What does this mean? “We should fear and love God so that we do not tell lies about our neighbour, betray him, slander him, or hurt his reputation, but defend him, speak well of him, and explain everything in the kindest way.”
As St. James wrote, “So also the tongue is a small member, yet it boasts of great things. How great a forest is set ablaze by such a small fire! And the tongue is a fire, a world of unrighteousness. The tongue is set among our members, staining the whole body, setting on fire the entire course of life, and set on fire by hell” (James 3:5-6).
In recent years, there have been a lot of forest fires in California. Sometimes, at the end of the investigation, firefighters find that the forest fire was set ablaze by a small spark from a cigarette or campfire. Similarly, a person’s life can be set ablaze when a small word is spoken about them. We see this happen a lot on social media in a phenomenon called hive mind. It is “groupthink, collective intelligence, and mob mentality” where “the digital hive mind finds its target—someone holding on to an unpopular view, doing something perceived by others as wrong, or make a simple mistake—and begins to swarm with public condemnation… No time or incentive to think for yourself or consider the individual person being shamed—there is only enough time to swarm, destroy, and move on to the next target” (Sutton, 24).
SJWs (Social Justice Warriors) excel in this mob mentality, for example. They demand you apologise for wrongthink or something you said (whether real or imagined), even if you said it 20 years ago (and it doesn’t even matter that you’re not the same person you were those many years ago). As soon as you apologise, however, they go in for the kill and continue slandering your name and demand you resign or be fired. To them, repentance is not an occasion for forgiveness but an admission of guilt, and therefore condemnation is the “just” sentence. O, how much different our gracious Saviour works!

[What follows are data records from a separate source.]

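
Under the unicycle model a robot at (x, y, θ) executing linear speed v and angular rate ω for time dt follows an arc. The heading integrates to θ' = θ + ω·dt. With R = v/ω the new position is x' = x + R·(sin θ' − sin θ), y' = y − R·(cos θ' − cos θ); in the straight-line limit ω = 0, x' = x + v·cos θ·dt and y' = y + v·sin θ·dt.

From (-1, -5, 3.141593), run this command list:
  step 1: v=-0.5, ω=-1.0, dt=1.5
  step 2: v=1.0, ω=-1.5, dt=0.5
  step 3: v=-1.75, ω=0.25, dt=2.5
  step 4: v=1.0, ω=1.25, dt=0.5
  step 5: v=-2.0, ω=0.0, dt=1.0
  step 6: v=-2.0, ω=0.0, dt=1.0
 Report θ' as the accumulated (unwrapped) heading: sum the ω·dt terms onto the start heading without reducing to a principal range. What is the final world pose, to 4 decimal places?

step 1: θ'=1.6416 (R=0.5000) → pose (-0.5013, -5.4646, 1.6416)
step 2: θ'=0.8916 (R=-0.6667) → pose (-0.3550, -4.9987, 0.8916)
step 3: θ'=1.5166 (R=-7.0000) → pose (-1.8982, -9.0167, 1.5166)
step 4: θ'=2.1416 (R=0.8000) → pose (-2.0238, -8.5411, 2.1416)
step 5: θ'=2.1416 (straight) → pose (-0.9432, -10.2240, 2.1416)
step 6: θ'=2.1416 (straight) → pose (0.1374, -11.9070, 2.1416)

(0.1374, -11.9070, 2.1416)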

Similarly, gossip is perhaps the favourite pastime of the Church. I know of many people who have either left their congregation and joined another or have left the Church altogether because Christians can’t seem to stop talking about others while they themselves do similar or worse things. It’s not the hypocrisy, per se, that causes them to leave, but that their living as if God doesn’t exist (called practical atheism) leads another into unbelief. “If a so-called Christian lives as if God doesn’t even matter in their life,” they wonder, “why should I believe?” Luther advises Christians to be wary of how they use their tongue:
No one shall use the tongue or harm a neighbor, whether friend or foe. No one shall say anything evil of a neighbor, whether true or false, unless it is done with proper authority or for that person’s improvement. Rather, we should use our tongue to speak only the best about all people, to cover the sins and infirmities of our neighbors, to justify their actions, and to cloak and veil them with our own honor. Our chief reason for doing this is the one that Christ has given in the Gospel, and in which He means to encompass all the commandments concerning our neighbor, “In everything do to others as you would have them do to you” [Matthew 7:12].LC I, 285-286
“But what if I know it to be true,” you might say. Shut up about it! It always amazes me that whenever I teach on any Commandment—whether to children or adults—we immediately preoccupy ourselves with “what if” scenarios to justify breaking the Commandment. Luther cautions against this question, “If you know something, keep it to yourself and do not tell others. For when you repeat a story that you cannot prove, even though it is true, you appear as a liar. Besides, you act like a knave, for no one should be deprived of his honor and good name unless these have first been taken away from the person publicly” (LC I, 270).
And yet, even though our tongues love the flavour of kindling a person’s reputation, Christ speaks a word of forgiveness. His tongue remained silent before His accusers so He could win forgiveness for you (Mark 14:61). Even when we speak a fiery word against our neighbour, Christ speaks His gracious Word of forgiveness in repentance.
Sutton, A. Trevor. Clearly Christian: Following Jesus in This Age of Confusion. Saint Louis: Concordia Publishing House, 2018.